Yo tampoco entendía nada. Me crují los nudillos de la mano derecha, de la que estaba convencido de que me había roto el dedo. Estaba perfectamente.
-Factor de curación, tío. A lo Lobezno.
-No digas gilipolleces. Esto no es normal.
-Será sangre del chaval al que le he roto la napia.
-¿Y las heridas de la cara? No sólo te han desaparecidotas de anoche, si no que sólo tienes un par de moratones, y he visto como te untaba de ostias.
-De todas formas, ahora mismo tenemos otros problemas más apremiantes –señalé por encima de su hombro. A lo lejos venía un coche de la Ertzaintza con la sirena encendida- ¡A los arcos!
Echamos a correr. Nos metimos por una plaza en la que unos pivotes impedían la entrada a los coches, y después seguimos corriendo como alma que lleva el diablo. Lo cruzamos sin aflojar el paso, y luego subimos una cuesta, hasta llegar a otra plazoleta, rodeada de unos arcos por los que la gente solía pasear de día, y litrar de noche.
-Vamos a lavarnos la cara –sugirió Adrián- Así damos mucho el cante.

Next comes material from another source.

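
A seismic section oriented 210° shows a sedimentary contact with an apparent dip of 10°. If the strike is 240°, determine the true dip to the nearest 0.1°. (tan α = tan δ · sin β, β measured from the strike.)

19.4°

β = acute angle between strike 240° and section 210° = 30°.
tan(true dip) = tan 10° / sin 30° = 0.3527
true dip = arctan 0.3527 = 19.43°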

Nos quitamos los restos de pintura que aún conservábamos en la cara en una fuente cercana.
-Deberíamos irnos ya a casa dando un rodeo –dije- Y mejor si nos separamos ya.
-Está bien. Mañana hablamos.
Parecía que la carrera le había quitado de la cabeza el tema de mis heridas.
-Buena suerte –le deseé- Hazme una perdida cuando llegues a casa. Yo haré lo propio.
-Bien. ¡Buenas noches!
-Igualmente.

Conseguí llegar a casa sin cruzarme con ningún coche de la Ertzaintza o de la Municipal, y tuve mucha suerte. Entré en mi habitación, y al quitarme la ropa y ponerme el pijama me percaté de que tenía toda la espalda de la camiseta manchada de sangre. La lavé lo mejor que pude en el fregadero de la cocina, tratando de no hacer mucho ruido y no despertar a los viejos, pero era incapaz de sacar la mancha. Finalmente tomé una resolución. Me puse un chándal viejo, hice trapos con la camiseta, la metía una bolsa, y bajé a tirarla a un contenedor, con la esperanza de que mi vieja no se diese cuenta de que faltaba. Por suerte, tengo un montón de camisetas.
Eché un vistazo al móvil, vi que Adrián me había hecho una llamada perdida y se la devolví, después me metí en la cama.
Me dormí pensando en lo jodidamente extraña que había resultado ser mi vuelta a Bilbao.
Y en que al final nadie había sido capaz de decirme cómo me había hecho las heridas de la mejilla.